Nasce nel 1992 come incentivo al miglioramento della rete elettrica nazionale e non solamente alle rinnovabili ("comitato interministeriale prezzi 6 del 1992"; http://spazioinwind.libero.it/ambientekr/normativa/energia/cip6-1992_titolo1.pdf). Nel 1992 la rete ellettrica nazionale era allo sbando per questi motivi:
- abrogazione del nucleare (che ci piaccia o no, il nulceare serve altrimenti perchè andremo a a comprare circa il 30% della nostra energia dagli impianti nucleari di Franzia, AREVA, e Svizzera, ATEL???);
- impianti a olio combustibile dell'ENEL particolarmente inquinanti e vecchi;
- assenza di un'industria costruttrice nazionale.
Quindi il PREZZO medio di mercato era fissato in funzione della produzione degli impianti ad olio combustibile ed al nucleare straniero e quindi nuovi impianti in Italia era impossibile farne perchè non avrebbero retto il confronto economico.

Il primo CIP/6 infatti non incentivava solamente le rinnovabili come ci vuoi far credere Beppe ma anche le convenzionali (come i Turbogas) e lo faceva per 8 anni, il tempo necessario a ripagare l'investimento (solo l'investimento e non la gestione).
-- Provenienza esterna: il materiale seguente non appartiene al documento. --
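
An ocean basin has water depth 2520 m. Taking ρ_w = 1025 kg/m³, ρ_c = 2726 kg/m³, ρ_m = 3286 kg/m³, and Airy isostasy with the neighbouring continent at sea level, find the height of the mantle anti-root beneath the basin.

Equating mass per unit area of the two columns: replacing crust with seawater at the top is compensated by replacing crust with mantle at the base: d (ρ_c − ρ_w) = a (ρ_m − ρ_c).
a = d (ρ_c − ρ_w)/(ρ_m − ρ_c) = 2520 m × 1701/560 = 7650 m.

7650 m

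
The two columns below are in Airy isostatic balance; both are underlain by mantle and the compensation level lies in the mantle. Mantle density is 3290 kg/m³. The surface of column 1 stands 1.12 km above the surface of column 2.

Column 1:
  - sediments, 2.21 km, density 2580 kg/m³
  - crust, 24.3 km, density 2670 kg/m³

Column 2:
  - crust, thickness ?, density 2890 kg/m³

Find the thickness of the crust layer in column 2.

32.4 km

Take the compensation level at the base of the deeper column (depth z_c below the surface of column 1) and equate Σ ρ_i t_i down to z_c; mantle fills any gap and the z_c terms cancel.
Column 1: 2.21×2580 + 24.3×2670 + (z_c − 26.51)×3290
Column 2: 1.12×0 + x×2890 + (z_c − 1.12 − 0 − x)×3290
The z_c×3290 term appears on both sides and cancels. Collect the known terms of each column as K = Σ(ρt)_known − 3290 × (depth of known layers): K_1 = 70582.8 − 3290×26.51 = −16635.1; K_2 = 0 − 3290×(1.12 + 0) = −3684.8.
Balance: K_1 = K_2 − x×(3290 − 2890), so x = (K_2 − K_1)/(3290 − 2890) = 12950.3/400 = 32.4 km.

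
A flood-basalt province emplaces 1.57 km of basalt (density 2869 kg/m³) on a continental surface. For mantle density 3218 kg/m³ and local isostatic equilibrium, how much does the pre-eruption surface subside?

1.4 km

Subaerial loading: s = t ρ_load / ρ_m.
s = 1.57 km × 2869/3218 = 1.4 km.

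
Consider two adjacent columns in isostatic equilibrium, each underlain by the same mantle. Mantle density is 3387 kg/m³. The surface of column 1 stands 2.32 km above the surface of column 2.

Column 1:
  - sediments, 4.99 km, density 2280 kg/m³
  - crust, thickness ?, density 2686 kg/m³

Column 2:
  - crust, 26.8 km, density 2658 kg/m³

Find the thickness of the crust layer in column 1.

31.2 km

Take the compensation level at the base of the deeper column (depth z_c below the surface of column 1) and equate Σ ρ_i t_i down to z_c; mantle fills any gap and the z_c terms cancel.
Column 1: 4.99×2280 + x×2686 + (z_c − 4.99 − x)×3387
Column 2: 2.32×0 + 26.8×2658 + (z_c − 2.32 − 26.8)×3387
The z_c×3387 term appears on both sides and cancels. Collect the known terms of each column as K = Σ(ρt)_known − 3387 × (depth of known layers): K_1 = 11377.2 − 3387×4.99 = −5523.93; K_2 = 71234.4 − 3387×(2.32 + 26.8) = −27395.04.
Balance: K_1 − x×(3387 − 2686) = K_2, so x = (K_1 − K_2)/(3387 − 2686) = 21871.1/701 = 31.2 km.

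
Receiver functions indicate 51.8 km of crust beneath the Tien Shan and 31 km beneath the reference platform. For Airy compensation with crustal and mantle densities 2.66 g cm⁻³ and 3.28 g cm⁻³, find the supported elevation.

Excess crust Δ = 51.8 km − 31 km = 20.8 km, split between elevation h and root r with h + r = Δ.
Airy balance ρ_c h = (ρ_m − ρ_c) r gives r = h ρ_c/(ρ_m − ρ_c), so h (1 + ρ_c/(ρ_m − ρ_c)) = Δ, i.e. h = Δ (ρ_m − ρ_c)/ρ_m.
h = 20.8 km × 0.62/3.28 = 3.93 km.

3.93 km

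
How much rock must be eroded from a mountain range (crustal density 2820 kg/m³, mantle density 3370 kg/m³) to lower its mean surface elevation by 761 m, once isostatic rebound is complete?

4660 m

Net drop Δ = e − u = e − e ρ_c/ρ_m = e (ρ_m − ρ_c)/ρ_m.
e = Δ ρ_m/(ρ_m − ρ_c) = 761 m × 3370/550 = 4660 m.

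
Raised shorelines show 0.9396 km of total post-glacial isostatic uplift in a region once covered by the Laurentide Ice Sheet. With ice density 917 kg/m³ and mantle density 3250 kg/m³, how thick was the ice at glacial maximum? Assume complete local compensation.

3.33 km

u = t ρ_ice/ρ_m → t = u ρ_m/ρ_ice = 0.9396 km × 3250/917 = 3.33 km.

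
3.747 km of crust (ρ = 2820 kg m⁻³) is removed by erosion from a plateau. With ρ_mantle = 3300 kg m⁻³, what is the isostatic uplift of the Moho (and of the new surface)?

3.2 km

Unloading: uplift u = e ρ_c/ρ_m = 3.747 km × 2820/3300 = 3.2 km.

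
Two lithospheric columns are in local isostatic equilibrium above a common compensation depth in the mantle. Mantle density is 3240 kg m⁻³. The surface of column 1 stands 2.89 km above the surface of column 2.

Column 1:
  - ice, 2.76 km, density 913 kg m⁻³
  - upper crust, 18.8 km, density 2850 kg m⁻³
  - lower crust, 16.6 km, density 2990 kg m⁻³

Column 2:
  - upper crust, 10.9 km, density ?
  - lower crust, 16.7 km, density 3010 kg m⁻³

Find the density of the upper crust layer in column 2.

2810 kg m⁻³

Take the compensation level at the base of the deeper column (depth z_c below the surface of column 1) and equate Σ ρ_i t_i down to z_c; mantle fills any gap and the z_c terms cancel.
Column 1: 2.76×913 + 18.8×2850 + 16.6×2990 + (z_c − 38.16)×3240
Column 2: 2.89×0 + 10.9×ρ + 16.7×3010 + (z_c − 2.89 − 27.6)×3240
The z_c×3240 term appears on both sides and cancels. Collect the known terms of each column as K = Σ(ρt)_known − 3240 × (depth of known layers): K_1 = 105733.88 − 3240×38.16 = −17904.52; K_2 = 50267 − 3240×(2.89 + 27.6) = −48520.6.
Balance: K_1 = K_2 + 10.9×ρ, so ρ = (K_1 − K_2)/10.9 = 30616.1/10.9 = 2810 kg m⁻³.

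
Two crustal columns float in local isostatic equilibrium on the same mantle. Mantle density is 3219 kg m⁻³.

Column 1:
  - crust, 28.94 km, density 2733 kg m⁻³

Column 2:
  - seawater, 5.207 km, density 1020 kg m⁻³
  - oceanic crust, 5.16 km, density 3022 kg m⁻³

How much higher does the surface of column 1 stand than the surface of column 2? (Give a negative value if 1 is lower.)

0.496 km

For any compensation level in the mantle, the mantle terms cancel and isostasy reduces to e = (Σt_1 − Σt_2) − (Σ(ρt)_1 − Σ(ρt)_2) / ρ_m.
Σt_1 = 28.94 km; Σt_2 = 10.367 km; Σ(ρt)_1 = 79093.02; Σ(ρt)_2 = 20904.66 (in km·kg m⁻³).
e = (28.94 − 10.367) − (79093.02 − 20904.66) / 3219 = 0.496 km.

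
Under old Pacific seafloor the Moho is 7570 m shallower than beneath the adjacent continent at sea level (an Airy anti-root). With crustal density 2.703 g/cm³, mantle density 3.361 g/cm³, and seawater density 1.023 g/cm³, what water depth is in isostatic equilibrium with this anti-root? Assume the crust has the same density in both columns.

Replacing a thickness d of crust by seawater at the top must be balanced by replacing crust with mantle at the base: d (ρ_c − ρ_w) = a (ρ_m − ρ_c).
d = a (ρ_m − ρ_c)/(ρ_c − ρ_w) = 7570 m × 0.658/1.68 = 2960 m.

2960 m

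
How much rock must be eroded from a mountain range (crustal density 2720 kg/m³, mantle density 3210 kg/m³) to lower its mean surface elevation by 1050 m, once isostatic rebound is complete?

6880 m

Net drop Δ = e − u = e − e ρ_c/ρ_m = e (ρ_m − ρ_c)/ρ_m.
e = Δ ρ_m/(ρ_m − ρ_c) = 1050 m × 3210/490 = 6880 m.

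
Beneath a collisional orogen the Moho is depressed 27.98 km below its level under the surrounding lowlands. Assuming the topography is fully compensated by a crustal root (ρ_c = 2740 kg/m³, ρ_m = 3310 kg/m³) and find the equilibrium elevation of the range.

Balancing pressure at the compensation depth: ρ_c h = (ρ_m − ρ_c) r.
h = r (ρ_m − ρ_c) / ρ_c = 27.98 km × (3310 − 2740) / 2740 = 5.82 km.

5.82 km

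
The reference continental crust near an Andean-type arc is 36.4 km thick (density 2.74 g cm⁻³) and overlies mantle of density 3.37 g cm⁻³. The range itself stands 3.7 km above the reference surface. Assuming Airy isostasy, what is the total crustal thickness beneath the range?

Root depth r = h ρ_c / (ρ_m − ρ_c) = 3.7 km × 2.74 / 0.63 = 16.09 km.
Total thickness = T + h + r = 36.4 km + 3.7 km + 16.09 km = 56.2 km.

56.2 km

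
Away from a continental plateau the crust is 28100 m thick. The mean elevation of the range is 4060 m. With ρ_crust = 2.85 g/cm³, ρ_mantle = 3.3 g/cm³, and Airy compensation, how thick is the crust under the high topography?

Root depth r = h ρ_c / (ρ_m − ρ_c) = 4060 m × 2.85 / 0.45 = 25710 m.
Total thickness = T + h + r = 28100 m + 4060 m + 25710 m = 57900 m.

57900 m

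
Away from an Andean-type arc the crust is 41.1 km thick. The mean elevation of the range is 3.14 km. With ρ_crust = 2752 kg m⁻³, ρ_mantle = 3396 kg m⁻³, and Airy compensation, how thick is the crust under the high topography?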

In pratica, era come se grazie al CIP/6 l'impianto venisse costruito "già ammortizzato". Così poteva reggere il confronto con gli impianti più vecchi e già ammortizzati.

Nel '99 Bersani ha modificato la legge escludendo gli impianti da fonti convenzionali.
Poi hanno inventato i CERTIFICATI VERDI, che sono i veri incentivi alle rinnovabili. E quindi alla fine nel Cip/6 ci sono rimaste solo le assimilate perchè la normativa sui certificati verdi non ne permetteva il passaggio.

Beppe, chiamalo come vuoi (cip/6, Cip/7, inventa tu un nome) ma il punto rimane lo stesso: questi impianti hanno bisogno di incentivi, come ovunque nel mondo succede. Grazie agli incentivi si è passati dagli inceneritori ai termovalorizzatori, che hanno permesso di tenere pulite le città e chiudendo le discariche!!